With vmtouch, Doug said users can get answers to detailed questions. “You might ask, ‘What is the page cache doing right now? What is all this memory?’” he said. “Or, if 40% of your memory is storing file system cache, you would want to know what files are included in that. These are the questions that vmtouch allows you to answer.”
Another aspect of vmtouch that made the open-source solution increasingly popular is that it allows for high levels of control.
“The Linux kernel, in particular, gives you a lot of little features and flags and ways of controlling things, but they’re not exposed as command-line tools,” Doug said. “So I think that was what made vmtouch take off — the fact that people could play with it on the command line as opposed to having to write a C program.”

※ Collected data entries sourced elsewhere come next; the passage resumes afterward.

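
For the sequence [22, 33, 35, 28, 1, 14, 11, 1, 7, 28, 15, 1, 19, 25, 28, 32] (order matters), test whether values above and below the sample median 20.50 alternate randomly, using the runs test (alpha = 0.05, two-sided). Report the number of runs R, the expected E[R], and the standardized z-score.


Step 1: Compute median = 20.50; label A = above, B = below.
Labels in order: AAAABBBBBABBBAAA  (n_A = 8, n_B = 8)
Step 2: Count runs R = 5.
Step 3: Under H0 (random ordering), E[R] = 2*n_A*n_B/(n_A+n_B) + 1 = 2*8*8/16 + 1 = 9.0000.
        Var[R] = 2*n_A*n_B*(2*n_A*n_B - n_A - n_B) / ((n_A+n_B)^2 * (n_A+n_B-1)) = 14336/3840 = 3.7333.
        SD[R] = 1.9322.
Step 4: Continuity-corrected z = (R + 0.5 - E[R]) / SD[R] = (5 + 0.5 - 9.0000) / 1.9322 = -1.8114.
Step 5: Two-sided p-value via normal approximation = 2*(1 - Phi(|z|)) = 0.070076.
Step 6: alpha = 0.05. fail to reject H0.

R = 5, z = -1.8114, p = 0.070076, fail to reject H0.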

The Next Generation of vmtouch: vmprobe
Doug is also helping the open-source community speed up database queries and improve the failover process using vmprobe, a utility for inspecting and optimizing virtual memory. The program, which Doug wrote in 2016 as the next generation of the vmtouch, is part research platform and part production tool.
On one hand, vmprobe technology can be used to maintain a hot-standby server: defined as a backup server that will automatically fail over in the case that the primary server fails. Using the vmprobe daemon to duplicate the virtual memory state from the primary to the standby makes failover events far less stressful.
And, because it’s impossible to predict when a failure may happen, vmprobe delivers a standby feature that lets users continuously copy the filesystem cache from the primary server to multiple backups.
The technology can also be used to speed up database operations through intelligent management of the filesystem cache. While many low-level algorithms commonly used today only make use of information that can be determined locally, vmprobe uses all information available.
“vmprobe will give you much more information about the Linux kernel, like the most recently accessed pages and memory,” Doug said.
“I have some plans in the future to also support anonymous memory mapping because essentially they’re the same thing on Linux — page cache files back mappings, and then you have swap backed mappings which are anonymous, but essentially it’s all the same machinery,” he said.
Zero Copy: Hoyte’s Upcoming Guide to Virtual Memory
The book, a comprehensive exploration of virtual memory, is intended to help developers write better performing, more efficient applications. It contains everything from a thorough introduction to the topic to what the future will hold in terms of computing with virtual memory-assisted technologies.
“I’m also writing a bunch of tools to go along with it,” Doug said. I’m excited about all of the interesting stuff that is going to come out of this project.”